Parce que l’Auvergne est une terre où les entreprises agroalimentaires se développent et où les tensions autour des cultures de plantes génétiquement modifiées sont vives, le Conseil régional a donné la parole aux citoyens. Au terme de cet exercice, un constat s’impose : le débat est loin d’être clos. La Région, elle, posera de nouveaux actes à l’automne.
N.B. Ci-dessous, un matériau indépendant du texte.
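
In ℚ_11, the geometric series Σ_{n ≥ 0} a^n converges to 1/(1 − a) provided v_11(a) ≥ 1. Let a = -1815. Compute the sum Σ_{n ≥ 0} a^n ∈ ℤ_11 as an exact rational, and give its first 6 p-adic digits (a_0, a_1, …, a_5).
Σ a^n = 1/(1 − a) = 1/1816;  first 6 digits = (1, 0, 7, 9, 4, 9)

v_11(a) = 2 ≥ 1, so the series converges in ℤ_11 to 1/(1 − a) = 1/(1 − (-1815)) = 1/1816. Expand this rational in ℤ_11: compute digits iteratively via d_i = x_i mod 11, x_{i+1} = (x_i − d_i)/11. The first 6 digits are (1, 0, 7, 9, 4, 9).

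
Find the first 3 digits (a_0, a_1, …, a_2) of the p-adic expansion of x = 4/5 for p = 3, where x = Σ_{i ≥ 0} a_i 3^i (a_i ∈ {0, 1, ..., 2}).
(a_0, …, a_2) = (2, 2, 1)

v_3(4/5) = 0 (numerator and denominator both coprime to 3), so x ∈ ℤ_3^×. Compute digits iteratively via a_i = x_i mod 3, x_{i+1} = (x_i − a_i)/3, with x_0 = x:
  x_0 = 4/5;  a_0 = 2;  x_1 = (x_0 − 2)/3 = -2/5
  x_1 = -2/5;  a_1 = 2;  x_2 = (x_1 − 2)/3 = -4/5
  x_2 = -4/5;  a_2 = 1;  x_3 = (x_2 − 1)/3 = -3/5
Digits: (2, 2, 1).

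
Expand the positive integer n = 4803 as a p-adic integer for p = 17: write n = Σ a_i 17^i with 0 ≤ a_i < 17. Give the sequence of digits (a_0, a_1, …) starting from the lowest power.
(a_0, a_1, …) = (9, 10, 16)

Repeated division by 17 gives the digits low-to-high: 4803 = 9 + 10·17^1 + 16·17^2. Digit sequence: (9, 10, 16).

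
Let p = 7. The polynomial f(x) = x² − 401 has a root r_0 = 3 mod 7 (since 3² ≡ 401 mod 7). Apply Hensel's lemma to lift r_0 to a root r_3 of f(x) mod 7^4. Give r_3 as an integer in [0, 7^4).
r_3 = 1669 (mod 2401)

Hensel's recurrence: r_{i+1} = r_i − f(r_i)·(f′(r_i))^{-1} mod 7^{i+2}, with f′(x) = 2x. Iterate:
  r_0 = 3 (mod 7)
  r_1 = 3 (mod 49)
  r_2 = 297 (mod 343)
  r_3 = 1669 (mod 2401)
Final: r_3 = 1669, and one checks f(r_3) ≡ 0 mod 7^4.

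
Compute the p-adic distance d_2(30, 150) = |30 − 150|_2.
d_2(30, 150) = 1/8

Step 1 — x − y = 30 − 150 = -120. Step 2 — v_2(-120) = 3 (factor: -120 = −(2^3 · 15); the sign does not affect v_p). Step 3 — |x − y|_2 = 2^{-3} = 1/8.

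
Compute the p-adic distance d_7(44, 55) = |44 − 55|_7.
d_7(44, 55) = 1

Step 1 — x − y = 44 − 55 = -11. Step 2 — v_7(-11) = 0 (factor: -11 = −(7^0 · 11); the sign does not affect v_p). Step 3 — |x − y|_7 = 7^{0} = 1.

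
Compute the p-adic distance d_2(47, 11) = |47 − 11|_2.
d_2(47, 11) = 1/4

Step 1 — x − y = 47 − 11 = 36. Step 2 — v_2(36) = 2 (factor: 36 = (2^2 · 9); the sign does not affect v_p). Step 3 — |x − y|_2 = 2^{-2} = 1/4.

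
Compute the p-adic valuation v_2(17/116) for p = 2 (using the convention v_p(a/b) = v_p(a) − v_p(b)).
v_2(17/116) = -2

Factor powers of 2 from the numerator and denominator of the reduced fraction: 17 = 2^0 · 17 and 116 = 2^2 · 29. Apply v_p(a/b) = v_p(a) − v_p(b): v_2(17/116) = 0 − 2 = -2.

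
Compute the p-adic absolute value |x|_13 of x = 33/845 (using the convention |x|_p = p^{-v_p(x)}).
|33/845|_13 = 169

Step 1 — compute v_13(x) by factoring powers of 13 out of the numerator and denominator: v_13(33/845) = -2. Step 2 — apply |x|_p = p^{-v_p(x)} = 13^{2} = 169.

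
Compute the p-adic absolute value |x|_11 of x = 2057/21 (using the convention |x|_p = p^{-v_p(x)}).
|2057/21|_11 = 1/121

Step 1 — compute v_11(x) by factoring powers of 11 out of the numerator and denominator: v_11(2057/21) = 2. Step 2 — apply |x|_p = p^{-v_p(x)} = 11^{-2} = 1/121.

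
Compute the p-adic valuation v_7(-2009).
v_7(-2009) = 2

v_7(n) is the largest exponent k such that 7^k divides n. Factor out: -2009 = -7^2 · 41. (Sign doesn't affect v_p.) So v_7(-2009) = 2.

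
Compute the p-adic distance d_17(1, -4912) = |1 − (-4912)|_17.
d_17(1, -4912) = 1/4913

Step 1 — x − y = 1 − (-4912) = 4913. Step 2 — v_17(4913) = 3 (factor: 4913 = (17^3 · 1); the sign does not affect v_p). Step 3 — |x − y|_17 = 17^{-3} = 1/4913.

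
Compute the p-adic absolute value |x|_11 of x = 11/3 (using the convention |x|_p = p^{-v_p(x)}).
|11/3|_11 = 1/11

Step 1 — compute v_11(x) by factoring powers of 11 out of the numerator and denominator: v_11(11/3) = 1. Step 2 — apply |x|_p = p^{-v_p(x)} = 11^{-1} = 1/11.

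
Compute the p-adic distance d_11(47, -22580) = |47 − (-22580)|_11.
d_11(47, -22580) = 1/1331

Step 1 — x − y = 47 − (-22580) = 22627. Step 2 — v_11(22627) = 3 (factor: 22627 = (11^3 · 17); the sign does not affect v_p). Step 3 — |x − y|_11 = 11^{-3} = 1/1331.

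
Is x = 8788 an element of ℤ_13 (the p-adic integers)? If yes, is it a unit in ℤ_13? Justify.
x ∈ ℤ_13 but not a unit; v_13(x) = 3 > 0

ℤ_13 = {x ∈ ℚ_13 : v_13(x) ≥ 0} and ℤ_13^× = {x ∈ ℤ_13 : v_13(x) = 0}. Here v_13(8788) = v_13(num) − v_13(den) = 3; compare against these criteria.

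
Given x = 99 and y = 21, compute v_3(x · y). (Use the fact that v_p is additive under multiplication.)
v_3(2079) = 3

v_p(x) = 2 (factor: 99 = 3^2 · 11); v_p(y) = 1 (factor: 21 = 3^1 · 7). Additivity: v_p(xy) = v_p(x) + v_p(y) = 2 + 1 = 3. (Direct check: xy = 2079 = 3^3 · (77).)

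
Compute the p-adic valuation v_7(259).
v_7(259) = 1

v_7(n) is the largest exponent k such that 7^k divides n. Factor out: 259 = 7^1 · 37. (Sign doesn't affect v_p.) So v_7(259) = 1.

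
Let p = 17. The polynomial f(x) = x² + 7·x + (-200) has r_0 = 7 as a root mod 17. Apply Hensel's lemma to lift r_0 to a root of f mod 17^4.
r_3 = 46128 (mod 83521)

Hensel: r_{i+1} = r_i − f(r_i)·(f′(r_i))^{-1} mod 17^{i+2}, f′(x) = 2x + 7. Iterate:
  r_0 = 7 (mod 17)
  r_1 = 177 (mod 289)
  r_2 = 1911 (mod 4913)
  r_3 = 46128 (mod 83521)
Final: r = 46128 satisfies f(r) ≡ 0 mod 17^4.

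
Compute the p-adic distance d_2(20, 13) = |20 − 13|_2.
d_2(20, 13) = 1

Step 1 — x − y = 20 − 13 = 7. Step 2 — v_2(7) = 0 (factor: 7 = (2^0 · 7); the sign does not affect v_p). Step 3 — |x − y|_2 = 2^{0} = 1.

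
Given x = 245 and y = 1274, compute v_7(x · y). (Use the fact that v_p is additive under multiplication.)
v_7(312130) = 4

v_p(x) = 2 (factor: 245 = 7^2 · 5); v_p(y) = 2 (factor: 1274 = 7^2 · 26). Additivity: v_p(xy) = v_p(x) + v_p(y) = 2 + 2 = 4. (Direct check: xy = 312130 = 7^4 · (130).)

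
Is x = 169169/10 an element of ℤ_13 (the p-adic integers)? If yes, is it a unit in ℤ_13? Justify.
x ∈ ℤ_13 but not a unit; v_13(x) = 3 > 0

ℤ_13 = {x ∈ ℚ_13 : v_13(x) ≥ 0} and ℤ_13^× = {x ∈ ℤ_13 : v_13(x) = 0}. Here v_13(169169/10) = v_13(num) − v_13(den) = 3; compare against these criteria.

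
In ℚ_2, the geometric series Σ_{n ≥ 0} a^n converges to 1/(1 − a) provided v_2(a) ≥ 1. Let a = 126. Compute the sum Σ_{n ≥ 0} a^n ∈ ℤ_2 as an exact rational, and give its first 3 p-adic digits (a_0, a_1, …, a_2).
Σ a^n = 1/(1 − a) = -1/125;  first 3 digits = (1, 1, 0)

v_2(a) = 1 ≥ 1, so the series converges in ℤ_2 to 1/(1 − a) = 1/(1 − 126) = -1/125. Expand this rational in ℤ_2: compute digits iteratively via d_i = x_i mod 2, x_{i+1} = (x_i − d_i)/2. The first 3 digits are (1, 1, 0).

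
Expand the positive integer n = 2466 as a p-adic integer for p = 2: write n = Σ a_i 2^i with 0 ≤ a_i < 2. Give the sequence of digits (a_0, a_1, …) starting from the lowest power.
(a_0, a_1, …) = (0, 1, 0, 0, 0, 1, 0, 1, 1, 0, 0, 1)

Repeated division by 2 gives the digits low-to-high: 2466 = 1·2^1 + 1·2^5 + 1·2^7 + 1·2^8 + 1·2^11. Digit sequence: (0, 1, 0, 0, 0, 1, 0, 1, 1, 0, 0, 1).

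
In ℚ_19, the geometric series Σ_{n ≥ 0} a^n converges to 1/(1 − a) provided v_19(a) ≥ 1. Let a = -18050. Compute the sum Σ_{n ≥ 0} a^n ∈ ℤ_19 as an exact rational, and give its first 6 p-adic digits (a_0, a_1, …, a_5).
Σ a^n = 1/(1 − a) = 1/18051;  first 6 digits = (1, 0, 7, 16, 10, 17)

v_19(a) = 2 ≥ 1, so the series converges in ℤ_19 to 1/(1 − a) = 1/(1 − (-18050)) = 1/18051. Expand this rational in ℤ_19: compute digits iteratively via d_i = x_i mod 19, x_{i+1} = (x_i − d_i)/19. The first 6 digits are (1, 0, 7, 16, 10, 17).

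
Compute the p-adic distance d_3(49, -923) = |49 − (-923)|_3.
d_3(49, -923) = 1/243

Step 1 — x − y = 49 − (-923) = 972. Step 2 — v_3(972) = 5 (factor: 972 = (3^5 · 4); the sign does not affect v_p). Step 3 — |x − y|_3 = 3^{-5} = 1/243.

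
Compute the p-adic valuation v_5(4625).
v_5(4625) = 3

v_5(n) is the largest exponent k such that 5^k divides n. Factor out: 4625 = 5^3 · 37. (Sign doesn't affect v_p.) So v_5(4625) = 3.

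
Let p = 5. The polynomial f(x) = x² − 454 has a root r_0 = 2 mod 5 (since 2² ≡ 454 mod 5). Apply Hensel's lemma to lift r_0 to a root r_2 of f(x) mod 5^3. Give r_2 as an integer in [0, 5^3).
r_2 = 52 (mod 125)

Hensel's recurrence: r_{i+1} = r_i − f(r_i)·(f′(r_i))^{-1} mod 5^{i+2}, with f′(x) = 2x. Iterate:
  r_0 = 2 (mod 5)
  r_1 = 2 (mod 25)
  r_2 = 52 (mod 125)
Final: r_2 = 52, and one checks f(r_2) ≡ 0 mod 5^3.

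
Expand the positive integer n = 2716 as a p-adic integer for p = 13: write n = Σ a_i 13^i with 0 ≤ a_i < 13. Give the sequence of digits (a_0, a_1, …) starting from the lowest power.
(a_0, a_1, …) = (12, 0, 3, 1)

Repeated division by 13 gives the digits low-to-high: 2716 = 12 + 3·13^2 + 1·13^3. Digit sequence: (12, 0, 3, 1).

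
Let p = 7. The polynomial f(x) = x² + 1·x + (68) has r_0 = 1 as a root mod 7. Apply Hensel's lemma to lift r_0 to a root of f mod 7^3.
r_2 = 190 (mod 343)

Hensel: r_{i+1} = r_i − f(r_i)·(f′(r_i))^{-1} mod 7^{i+2}, f′(x) = 2x + 1. Iterate:
  r_0 = 1 (mod 7)
  r_1 = 43 (mod 49)
  r_2 = 190 (mod 343)
Final: r = 190 satisfies f(r) ≡ 0 mod 7^3.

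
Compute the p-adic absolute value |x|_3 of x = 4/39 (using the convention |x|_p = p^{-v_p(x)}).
|4/39|_3 = 3

Step 1 — compute v_3(x) by factoring powers of 3 out of the numerator and denominator: v_3(4/39) = -1. Step 2 — apply |x|_p = p^{-v_p(x)} = 3^{1} = 3.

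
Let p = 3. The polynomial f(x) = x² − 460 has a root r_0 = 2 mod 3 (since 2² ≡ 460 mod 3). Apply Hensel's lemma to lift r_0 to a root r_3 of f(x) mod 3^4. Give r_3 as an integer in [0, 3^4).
r_3 = 53 (mod 81)

Hensel's recurrence: r_{i+1} = r_i − f(r_i)·(f′(r_i))^{-1} mod 3^{i+2}, with f′(x) = 2x. Iterate:
  r_0 = 2 (mod 3)
  r_1 = 8 (mod 9)
  r_2 = 26 (mod 27)
  r_3 = 53 (mod 81)
Final: r_3 = 53, and one checks f(r_3) ≡ 0 mod 3^4.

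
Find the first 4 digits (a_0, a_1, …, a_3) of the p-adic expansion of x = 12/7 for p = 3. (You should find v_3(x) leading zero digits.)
(a_0, …, a_3) = (0, 1, 2, 1)

v_3(12/7) = 1, so a_0 = ... = a_0 = 0. Factor out: x = 3^1 · u with u = 4/7 a unit in ℤ_3. Expand u iteratively via a_{v+i} = u_i mod 3, u_{i+1} = (u_i − a_{v+i})/3:
  u_0 = 4/7;  a_1 = 1;  u_1 = (u_0 − 1)/3 = -1/7
  u_1 = -1/7;  a_2 = 2;  u_2 = (u_1 − 2)/3 = -5/7
  u_2 = -5/7;  a_3 = 1;  u_3 = (u_2 − 1)/3 = -4/7
Digits: (0, 1, 2, 1).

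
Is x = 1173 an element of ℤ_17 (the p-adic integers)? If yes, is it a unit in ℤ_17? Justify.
x ∈ ℤ_17 but not a unit; v_17(x) = 1 > 0

ℤ_17 = {x ∈ ℚ_17 : v_17(x) ≥ 0} and ℤ_17^× = {x ∈ ℤ_17 : v_17(x) = 0}. Here v_17(1173) = v_17(num) − v_17(den) = 1; compare against these criteria.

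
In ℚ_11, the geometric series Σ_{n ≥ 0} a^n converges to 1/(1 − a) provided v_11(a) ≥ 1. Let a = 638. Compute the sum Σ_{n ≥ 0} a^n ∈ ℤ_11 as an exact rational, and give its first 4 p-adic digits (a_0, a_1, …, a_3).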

Il était urgent de parler des OGM en Auvergne. Loin des arrachages tumultueux, de la communication des grands groupes et des batailles juridiques entre les pro- et les anti-OGM, le Conseil régional a pris l’initiative d’organiser un grand débat citoyen, destiné à libérer la parole et à informer un public souvent inquiet, toujours intéressé. Entre le 11 et le 22 mai, plus de 1 500 personnes se sont ainsi retrouvées à Montluçon,à Aurillac, au Puy-en-Velay et à Clermont-Ferrand pour écouter les arguments développés par des experts proposés par les deux camps et formuler leurs préoccupations face à cet enjeu de société.Pour donner le ton, chaque débat fut précédé d’un film de 25 minutes, entièrement constitué de témoignages. Crainte d’un médecin qui se demande « où ça va s’arrêter ? » ou bien celle de cet ouvrier qui rappelle le silence sur l’amiante.Méfiance d’un retraité de Royat devant la capacité des grands groupes « à nous raconter ce qu’ils veulent » ou celle d’une étudiante qui voit dans le discours militant seulement  « une guerre de pouvoirs ». Confiance de cette enseignante dans le principe de précaution posé par la Constitution et de tel agriculteur qui estime que « le risque zéro n’existe pas ».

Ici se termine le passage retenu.